There’s more good news for the supposedly dying traditional media. In a week where the Mail Online posted its first ever profit and ‘The Sun’ entered the digital domain, the Financial Times sales actually grew largely due to a growth in its digital business.
The FT’s parent company Pearson revealed the numbers whilst reporting its half yearly results. The newspaper’s digital subscriptions grew by 31% to more than 300,000, overhauling print subscriptions (299,000) for the first time. Some of the print readers have clearly switched to digital as subscriptions were only up 2% overall but sales for the first half of 2012 were up 6% on 2011 to £216 million. By the end of the year digital will be responsible for 50% of all sales.

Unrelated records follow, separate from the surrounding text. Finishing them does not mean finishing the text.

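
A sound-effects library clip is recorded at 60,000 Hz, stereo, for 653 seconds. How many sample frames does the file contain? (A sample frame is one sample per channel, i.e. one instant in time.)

39,180,000 sample frames

60,000 samples/s × 653 s = 39,180,000 frames.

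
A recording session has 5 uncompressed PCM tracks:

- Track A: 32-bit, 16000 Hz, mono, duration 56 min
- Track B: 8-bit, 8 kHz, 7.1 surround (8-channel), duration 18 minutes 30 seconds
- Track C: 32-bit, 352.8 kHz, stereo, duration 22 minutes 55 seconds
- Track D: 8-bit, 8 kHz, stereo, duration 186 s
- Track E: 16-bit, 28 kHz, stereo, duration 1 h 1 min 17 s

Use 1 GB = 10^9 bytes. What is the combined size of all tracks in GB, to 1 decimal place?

4.6 GB

Track A: 56 min = 3,360 s; 16,000 × 3,360 × 4 × 1 = 215,040,000 bytes.
Track B: 18 minutes 30 seconds = 1,110 s; 8,000 × 1,110 × 1 × 8 = 71,040,000 bytes.
Track C: 22 minutes 55 seconds = 1,375 s; 352,800 × 1,375 × 4 × 2 = 3,880,800,000 bytes.
Track D: 8,000 × 186 × 1 × 2 = 2,976,000 bytes.
Track E: 1 h 1 min 17 s = 3,677 s; 28,000 × 3,677 × 2 × 2 = 411,824,000 bytes.
Total = 4,581,680,000 bytes = 4.6 GB.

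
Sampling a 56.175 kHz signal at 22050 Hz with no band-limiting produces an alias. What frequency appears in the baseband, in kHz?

Nyquist = 22,050/2 = 11,025 Hz; 56,175 Hz exceeds it.
Alias = |56,175 − 3×22,050| = |56,175 − 66,150| = 9,975 Hz = 9.975 kHz.

9.975 kHz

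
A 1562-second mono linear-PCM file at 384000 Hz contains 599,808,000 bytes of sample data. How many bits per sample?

Bytes per sample = 599,808,000 / (384,000 × 1,562 × 1) = 599,808,000 / 599,808,000 = 1.
Bit depth = 1 × 8 = 8 bits.

8 bits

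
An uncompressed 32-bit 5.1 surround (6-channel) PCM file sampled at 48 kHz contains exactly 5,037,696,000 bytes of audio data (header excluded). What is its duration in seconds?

4,373 seconds

Byte rate = 48,000 × 4 × 6 = 1,152,000 bytes/s.
Duration = 5,037,696,000 / 1,152,000 = 4,373 s.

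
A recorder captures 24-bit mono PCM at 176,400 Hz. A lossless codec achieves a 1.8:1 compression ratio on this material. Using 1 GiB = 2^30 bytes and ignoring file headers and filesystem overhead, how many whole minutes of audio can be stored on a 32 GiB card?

1,947 minutes

Uncompressed byte rate = 176,400 × 3 × 1 = 529,200 bytes/s.
After 1.8:1 compression, effective rate ≈ 294000 bytes/s.
Capacity = 32 × 1,073,741,824 = 34,359,738,368 bytes.
34,359,738,368 / effective rate ≈ 116869.86 s → 1,947 minutes.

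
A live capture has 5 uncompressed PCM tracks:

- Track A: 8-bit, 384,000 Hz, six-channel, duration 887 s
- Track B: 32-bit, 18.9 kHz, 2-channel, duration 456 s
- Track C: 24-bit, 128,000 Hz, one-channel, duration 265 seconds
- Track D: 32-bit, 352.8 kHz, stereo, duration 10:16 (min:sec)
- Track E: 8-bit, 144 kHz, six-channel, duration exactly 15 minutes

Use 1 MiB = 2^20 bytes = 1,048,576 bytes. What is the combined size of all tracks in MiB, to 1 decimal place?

Track A: 384,000 × 887 × 1 × 6 = 2,043,648,000 bytes.
Track B: 18,900 × 456 × 4 × 2 = 68,947,200 bytes.
Track C: 128,000 × 265 × 3 × 1 = 101,760,000 bytes.
Track D: 10:16 (min:sec) = 616 s; 352,800 × 616 × 4 × 2 = 1,738,598,400 bytes.
Track E: exactly 15 minutes = 900 s; 144,000 × 900 × 1 × 6 = 777,600,000 bytes.
Total = 4,730,553,600 bytes = 4511.4 MiB.

4511.4 MiB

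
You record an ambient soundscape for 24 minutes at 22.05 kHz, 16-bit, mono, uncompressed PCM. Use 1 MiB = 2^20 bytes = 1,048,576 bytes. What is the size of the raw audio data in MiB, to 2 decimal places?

60.56 MiB

Duration = 24 minutes = 1,440 s.
Bytes = 22,050 samples/s × 1,440 s × 2 bytes/sample × 1 ch = 63,504,000 bytes.
63,504,000 / 1,048,576 = 60.56 MiB.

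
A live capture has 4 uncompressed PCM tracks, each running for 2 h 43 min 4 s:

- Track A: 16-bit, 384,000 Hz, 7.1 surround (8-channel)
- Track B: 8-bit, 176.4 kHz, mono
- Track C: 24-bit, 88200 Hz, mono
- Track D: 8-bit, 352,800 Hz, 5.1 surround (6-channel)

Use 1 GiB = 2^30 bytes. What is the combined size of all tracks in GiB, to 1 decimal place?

79.3 GiB

2 h 43 min 4 s = 9,784 s.
Track A: 384,000 × 9,784 × 2 × 8 = 60,112,896,000 bytes.
Track B: 176,400 × 9,784 × 1 × 1 = 1,725,897,600 bytes.
Track C: 88,200 × 9,784 × 3 × 1 = 2,588,846,400 bytes.
Track D: 352,800 × 9,784 × 1 × 6 = 20,710,771,200 bytes.
Total = 85,138,411,200 bytes = 79.3 GiB.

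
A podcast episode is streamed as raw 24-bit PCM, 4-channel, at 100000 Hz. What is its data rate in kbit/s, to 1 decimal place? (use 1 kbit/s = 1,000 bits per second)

9600.0 kbit/s

Bit rate = 100,000 × 24 × 4 = 9,600,000 bits/s.
= 9600.0 kbit/s.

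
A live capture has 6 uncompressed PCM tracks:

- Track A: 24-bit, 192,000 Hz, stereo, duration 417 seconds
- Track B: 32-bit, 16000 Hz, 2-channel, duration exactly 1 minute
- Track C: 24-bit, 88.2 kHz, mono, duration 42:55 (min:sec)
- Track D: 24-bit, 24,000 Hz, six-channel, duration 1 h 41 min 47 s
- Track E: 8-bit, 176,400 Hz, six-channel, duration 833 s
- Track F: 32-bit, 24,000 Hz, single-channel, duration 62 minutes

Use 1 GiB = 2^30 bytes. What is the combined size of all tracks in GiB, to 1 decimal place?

Track A: 192,000 × 417 × 3 × 2 = 480,384,000 bytes.
Track B: exactly 1 minute = 60 s; 16,000 × 60 × 4 × 2 = 7,680,000 bytes.
Track C: 42:55 (min:sec) = 2,575 s; 88,200 × 2,575 × 3 × 1 = 681,345,000 bytes.
Track D: 1 h 41 min 47 s = 6,107 s; 24,000 × 6,107 × 3 × 6 = 2,638,224,000 bytes.
Track E: 176,400 × 833 × 1 × 6 = 881,647,200 bytes.
Track F: 62 minutes = 3,720 s; 24,000 × 3,720 × 4 × 1 = 357,120,000 bytes.
Total = 5,046,400,200 bytes = 4.7 GiB.

4.7 GiB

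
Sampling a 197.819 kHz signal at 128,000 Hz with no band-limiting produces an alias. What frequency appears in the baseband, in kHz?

Nyquist = 128,000/2 = 64,000 Hz; 197,819 Hz exceeds it.
Alias = |197,819 − 2×128,000| = |197,819 − 256,000| = 58,181 Hz = 58.181 kHz.

58.181 kHz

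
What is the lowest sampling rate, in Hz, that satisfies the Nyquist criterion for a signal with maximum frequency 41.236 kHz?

82,472 Hz

Minimum sample rate = 2 × 41,236 Hz = 82,472 Hz.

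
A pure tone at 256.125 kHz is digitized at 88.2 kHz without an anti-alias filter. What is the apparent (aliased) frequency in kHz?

8.475 kHz

Nyquist = 88,200/2 = 44,100 Hz; 256,125 Hz exceeds it.
Alias = |256,125 − 3×88,200| = |256,125 − 264,600| = 8,475 Hz = 8.475 kHz.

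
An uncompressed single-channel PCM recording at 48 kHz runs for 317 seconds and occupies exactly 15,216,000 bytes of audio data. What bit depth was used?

8 bits

Bytes per sample = 15,216,000 / (48,000 × 317 × 1) = 15,216,000 / 15,216,000 = 1.
Bit depth = 1 × 8 = 8 bits.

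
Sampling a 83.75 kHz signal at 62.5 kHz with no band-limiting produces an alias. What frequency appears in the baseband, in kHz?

Nyquist = 62,500/2 = 31,250 Hz; 83,750 Hz exceeds it.
Alias = |83,750 − 1×62,500| = |83,750 − 62,500| = 21,250 Hz = 21.25 kHz.

21.25 kHz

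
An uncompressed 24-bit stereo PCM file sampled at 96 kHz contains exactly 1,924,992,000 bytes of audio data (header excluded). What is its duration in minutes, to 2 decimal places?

Byte rate = 96,000 × 3 × 2 = 576,000 bytes/s.
Duration = 1,924,992,000 / 576,000 = 3,342 s.
3,342 s / 60 = 55.70 minutes.

55.70 minutes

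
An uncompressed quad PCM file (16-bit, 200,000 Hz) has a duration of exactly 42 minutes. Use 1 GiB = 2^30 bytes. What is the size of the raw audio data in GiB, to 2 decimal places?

3.76 GiB

Duration = exactly 42 minutes = 2,520 s.
Bytes = 200,000 samples/s × 2,520 s × 2 bytes/sample × 4 ch = 4,032,000,000 bytes.
4,032,000,000 / 1,073,741,824 = 3.76 GiB.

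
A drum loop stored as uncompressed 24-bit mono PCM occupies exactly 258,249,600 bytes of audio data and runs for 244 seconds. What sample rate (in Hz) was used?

352,800 Hz

Bytes = sample_rate × seconds × bytes_per_sample × channels.
sample_rate = 258,249,600 / (244 × 3 × 1) = 258,249,600 / 732 = 352,800 Hz.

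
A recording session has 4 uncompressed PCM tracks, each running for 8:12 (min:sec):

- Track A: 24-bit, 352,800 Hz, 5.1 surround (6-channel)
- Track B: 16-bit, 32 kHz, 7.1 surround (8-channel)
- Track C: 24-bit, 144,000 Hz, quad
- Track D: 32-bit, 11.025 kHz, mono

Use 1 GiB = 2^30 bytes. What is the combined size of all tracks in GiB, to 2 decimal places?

3.96 GiB

8:12 (min:sec) = 492 s.
Track A: 352,800 × 492 × 3 × 6 = 3,124,396,800 bytes.
Track B: 32,000 × 492 × 2 × 8 = 251,904,000 bytes.
Track C: 144,000 × 492 × 3 × 4 = 850,176,000 bytes.
Track D: 11,025 × 492 × 4 × 1 = 21,697,200 bytes.
Total = 4,248,174,000 bytes = 3.96 GiB.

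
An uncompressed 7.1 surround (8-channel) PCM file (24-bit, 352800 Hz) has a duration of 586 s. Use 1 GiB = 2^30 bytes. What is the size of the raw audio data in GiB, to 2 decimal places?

4.62 GiB

Bytes = 352,800 samples/s × 586 s × 3 bytes/sample × 8 ch = 4,961,779,200 bytes.
4,961,779,200 / 1,073,741,824 = 4.62 GiB.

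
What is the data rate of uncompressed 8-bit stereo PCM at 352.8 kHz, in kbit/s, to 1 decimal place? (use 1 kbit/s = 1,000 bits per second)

5644.8 kbit/s

Bit rate = 352,800 × 8 × 2 = 5,644,800 bits/s.
= 5644.8 kbit/s.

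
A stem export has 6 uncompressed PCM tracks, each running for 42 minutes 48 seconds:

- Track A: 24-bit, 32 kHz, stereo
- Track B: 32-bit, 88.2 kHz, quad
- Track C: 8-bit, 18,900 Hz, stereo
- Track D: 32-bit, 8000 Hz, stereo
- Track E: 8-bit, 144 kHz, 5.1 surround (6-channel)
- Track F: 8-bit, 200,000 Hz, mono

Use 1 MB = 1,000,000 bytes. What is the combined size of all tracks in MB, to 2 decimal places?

7110.79 MB

42 minutes 48 seconds = 2,568 s.
Track A: 32,000 × 2,568 × 3 × 2 = 493,056,000 bytes.
Track B: 88,200 × 2,568 × 4 × 4 = 3,623,961,600 bytes.
Track C: 18,900 × 2,568 × 1 × 2 = 97,070,400 bytes.
Track D: 8,000 × 2,568 × 4 × 2 = 164,352,000 bytes.
Track E: 144,000 × 2,568 × 1 × 6 = 2,218,752,000 bytes.
Track F: 200,000 × 2,568 × 1 × 1 = 513,600,000 bytes.
Total = 7,110,792,000 bytes = 7110.79 MB.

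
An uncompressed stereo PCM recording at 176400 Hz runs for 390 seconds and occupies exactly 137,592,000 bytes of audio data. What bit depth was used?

Bytes per sample = 137,592,000 / (176,400 × 390 × 2) = 137,592,000 / 137,592,000 = 1.
Bit depth = 1 × 8 = 8 bits.

8 bits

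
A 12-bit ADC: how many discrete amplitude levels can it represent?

4,096 levels

2^12 = 4,096.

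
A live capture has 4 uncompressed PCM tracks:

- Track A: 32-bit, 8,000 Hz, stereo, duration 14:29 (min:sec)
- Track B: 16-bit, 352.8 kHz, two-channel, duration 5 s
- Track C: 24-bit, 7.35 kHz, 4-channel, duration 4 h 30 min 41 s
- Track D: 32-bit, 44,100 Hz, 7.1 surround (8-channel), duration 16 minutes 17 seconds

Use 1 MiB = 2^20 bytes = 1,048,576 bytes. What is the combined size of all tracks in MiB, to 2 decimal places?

2740.74 MiB

Track A: 14:29 (min:sec) = 869 s; 8,000 × 869 × 4 × 2 = 55,616,000 bytes.
Track B: 352,800 × 5 × 2 × 2 = 7,056,000 bytes.
Track C: 4 h 30 min 41 s = 16,241 s; 7,350 × 16,241 × 3 × 4 = 1,432,456,200 bytes.
Track D: 16 minutes 17 seconds = 977 s; 44,100 × 977 × 4 × 8 = 1,378,742,400 bytes.
Total = 2,873,870,600 bytes = 2740.74 MiB.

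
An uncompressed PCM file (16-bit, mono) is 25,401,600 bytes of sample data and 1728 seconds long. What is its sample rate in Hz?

Bytes = sample_rate × seconds × bytes_per_sample × channels.
sample_rate = 25,401,600 / (1,728 × 2 × 1) = 25,401,600 / 3,456 = 7,350 Hz.

7,350 Hz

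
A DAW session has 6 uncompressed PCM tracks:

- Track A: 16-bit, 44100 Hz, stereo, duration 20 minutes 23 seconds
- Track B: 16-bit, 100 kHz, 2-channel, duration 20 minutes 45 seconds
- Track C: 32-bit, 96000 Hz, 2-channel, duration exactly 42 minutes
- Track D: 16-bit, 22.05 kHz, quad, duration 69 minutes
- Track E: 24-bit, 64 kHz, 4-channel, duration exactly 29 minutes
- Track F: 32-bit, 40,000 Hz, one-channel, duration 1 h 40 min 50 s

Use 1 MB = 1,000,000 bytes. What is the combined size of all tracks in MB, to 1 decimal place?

Track A: 20 minutes 23 seconds = 1,223 s; 44,100 × 1,223 × 2 × 2 = 215,737,200 bytes.
Track B: 20 minutes 45 seconds = 1,245 s; 100,000 × 1,245 × 2 × 2 = 498,000,000 bytes.
Track C: exactly 42 minutes = 2,520 s; 96,000 × 2,520 × 4 × 2 = 1,935,360,000 bytes.
Track D: 69 minutes = 4,140 s; 22,050 × 4,140 × 2 × 4 = 730,296,000 bytes.
Track E: exactly 29 minutes = 1,740 s; 64,000 × 1,740 × 3 × 4 = 1,336,320,000 bytes.
Track F: 1 h 40 min 50 s = 6,050 s; 40,000 × 6,050 × 4 × 1 = 968,000,000 bytes.
Total = 5,683,713,200 bytes = 5683.7 MB.

5683.7 MB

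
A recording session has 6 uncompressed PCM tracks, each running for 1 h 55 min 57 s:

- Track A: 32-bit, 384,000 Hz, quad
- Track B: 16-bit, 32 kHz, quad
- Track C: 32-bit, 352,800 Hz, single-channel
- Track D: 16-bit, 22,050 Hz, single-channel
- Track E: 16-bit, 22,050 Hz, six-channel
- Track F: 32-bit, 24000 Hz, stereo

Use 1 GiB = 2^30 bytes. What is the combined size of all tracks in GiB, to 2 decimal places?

53.85 GiB

1 h 55 min 57 s = 6,957 s.
Track A: 384,000 × 6,957 × 4 × 4 = 42,743,808,000 bytes.
Track B: 32,000 × 6,957 × 2 × 4 = 1,780,992,000 bytes.
Track C: 352,800 × 6,957 × 4 × 1 = 9,817,718,400 bytes.
Track D: 22,050 × 6,957 × 2 × 1 = 306,803,700 bytes.
Track E: 22,050 × 6,957 × 2 × 6 = 1,840,822,200 bytes.
Track F: 24,000 × 6,957 × 4 × 2 = 1,335,744,000 bytes.
Total = 57,825,888,300 bytes = 53.85 GiB.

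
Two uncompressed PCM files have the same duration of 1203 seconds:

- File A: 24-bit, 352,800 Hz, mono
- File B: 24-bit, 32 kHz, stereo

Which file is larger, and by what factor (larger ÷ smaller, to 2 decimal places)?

File A: 352,800 × 3 × 1 = 1,058,400 bytes/s.
File B: 32,000 × 3 × 2 = 192,000 bytes/s.
File A is larger; ratio = 1,273,255,200 / 230,976,000 = 5.51.

File A, by a factor of 5.51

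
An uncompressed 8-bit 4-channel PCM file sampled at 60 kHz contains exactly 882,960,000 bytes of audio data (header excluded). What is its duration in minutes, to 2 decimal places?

61.32 minutes

Byte rate = 60,000 × 1 × 4 = 240,000 bytes/s.
Duration = 882,960,000 / 240,000 = 3,679 s.
3,679 s / 60 = 61.32 minutes.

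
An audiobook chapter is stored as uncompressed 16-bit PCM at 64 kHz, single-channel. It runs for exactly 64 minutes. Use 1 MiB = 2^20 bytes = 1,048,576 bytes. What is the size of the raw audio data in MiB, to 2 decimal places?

Duration = exactly 64 minutes = 3,840 s.
Bytes = 64,000 samples/s × 3,840 s × 2 bytes/sample × 1 ch = 491,520,000 bytes.
491,520,000 / 1,048,576 = 468.75 MiB.

468.75 MiB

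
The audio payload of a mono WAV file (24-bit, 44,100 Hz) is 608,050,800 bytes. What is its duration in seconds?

4,596 seconds

Byte rate = 44,100 × 3 × 1 = 132,300 bytes/s.
Duration = 608,050,800 / 132,300 = 4,596 s.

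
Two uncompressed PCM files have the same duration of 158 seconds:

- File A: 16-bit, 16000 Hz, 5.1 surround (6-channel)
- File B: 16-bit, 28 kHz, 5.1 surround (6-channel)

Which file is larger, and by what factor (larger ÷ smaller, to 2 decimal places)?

File A: 16,000 × 2 × 6 = 192,000 bytes/s.
File B: 28,000 × 2 × 6 = 336,000 bytes/s.
File B is larger; ratio = 53,088,000 / 30,336,000 = 1.75.

File B, by a factor of 1.75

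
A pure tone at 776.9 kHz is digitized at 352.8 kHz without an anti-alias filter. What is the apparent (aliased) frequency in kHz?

Nyquist = 352,800/2 = 176,400 Hz; 776,900 Hz exceeds it.
Alias = |776,900 − 2×352,800| = |776,900 − 705,600| = 71,300 Hz = 71.3 kHz.

71.3 kHz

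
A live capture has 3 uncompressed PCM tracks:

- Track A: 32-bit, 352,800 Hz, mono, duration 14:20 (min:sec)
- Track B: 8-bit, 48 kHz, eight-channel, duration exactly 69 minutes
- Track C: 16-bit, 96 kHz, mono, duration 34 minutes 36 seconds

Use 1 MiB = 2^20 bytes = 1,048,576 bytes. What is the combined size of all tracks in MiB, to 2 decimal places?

Track A: 14:20 (min:sec) = 860 s; 352,800 × 860 × 4 × 1 = 1,213,632,000 bytes.
Track B: exactly 69 minutes = 4,140 s; 48,000 × 4,140 × 1 × 8 = 1,589,760,000 bytes.
Track C: 34 minutes 36 seconds = 2,076 s; 96,000 × 2,076 × 2 × 1 = 398,592,000 bytes.
Total = 3,201,984,000 bytes = 3053.65 MiB.

3053.65 MiB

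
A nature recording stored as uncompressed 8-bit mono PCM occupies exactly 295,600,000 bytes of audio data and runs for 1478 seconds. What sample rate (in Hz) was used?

Bytes = sample_rate × seconds × bytes_per_sample × channels.
sample_rate = 295,600,000 / (1,478 × 1 × 1) = 295,600,000 / 1,478 = 200,000 Hz.

200,000 Hz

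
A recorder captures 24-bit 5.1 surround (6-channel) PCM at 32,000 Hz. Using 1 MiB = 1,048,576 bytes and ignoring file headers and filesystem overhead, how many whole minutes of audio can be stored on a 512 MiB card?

15 minutes

Uncompressed byte rate = 32,000 × 3 × 6 = 576,000 bytes/s.
Capacity = 512 × 1,048,576 = 536,870,912 bytes.
536,870,912 / 576,000 ≈ 932.07 s → 15 minutes.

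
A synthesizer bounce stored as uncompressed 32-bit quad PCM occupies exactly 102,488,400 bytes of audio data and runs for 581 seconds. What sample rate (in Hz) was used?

11,025 Hz

Bytes = sample_rate × seconds × bytes_per_sample × channels.
sample_rate = 102,488,400 / (581 × 4 × 4) = 102,488,400 / 9,296 = 11,025 Hz.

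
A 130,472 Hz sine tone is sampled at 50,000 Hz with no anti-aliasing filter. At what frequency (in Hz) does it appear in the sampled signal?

19,528 Hz

Nyquist = 50,000/2 = 25,000 Hz; 130,472 Hz exceeds it.
Alias = |130,472 − 3×50,000| = |130,472 − 150,000| = 19,528 Hz.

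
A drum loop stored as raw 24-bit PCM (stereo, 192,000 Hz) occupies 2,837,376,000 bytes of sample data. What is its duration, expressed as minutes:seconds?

41:03

Byte rate = 192,000 × 3 × 2 = 1,152,000 bytes/s.
Duration = 2,837,376,000 / 1,152,000 = 2,463 s.
2,463 s = 41:03.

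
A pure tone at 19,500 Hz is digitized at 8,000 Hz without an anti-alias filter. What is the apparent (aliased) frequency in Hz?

Nyquist = 8,000/2 = 4,000 Hz; 19,500 Hz exceeds it.
Alias = |19,500 − 2×8,000| = |19,500 − 16,000| = 3,500 Hz.

3,500 Hz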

As well as a drop in print sales advertising revenues are down but this shortfall is more than made up for from the success of the FT’s digital model. The majority of readers still access FT.com free of charge but there are a range of paid options that allow users to access premium content.
For Irish readers standard option (4.8 million subscribers worldwide) costs €5.75 per week and the premium subscription which includes a special letter from the editor amoung other extras will set you back €7.99 per week. There is also a corporate deal that includes print issues priced at €183 for 6 months.
Much of the digital growth is due to mobile traffic as one in four digital readers now accesses FT.com from a smartphone or tablet. 2.7 million users access the site through the FT iPhone app launched last year and web apps are also now available on Chrome for Android and Windows.
The results for both the FT and Mail Online prove that newspapers can be successfully ported online in a profitable way and will be welcomed in newsrooms around the world as they scramble to replicate their success.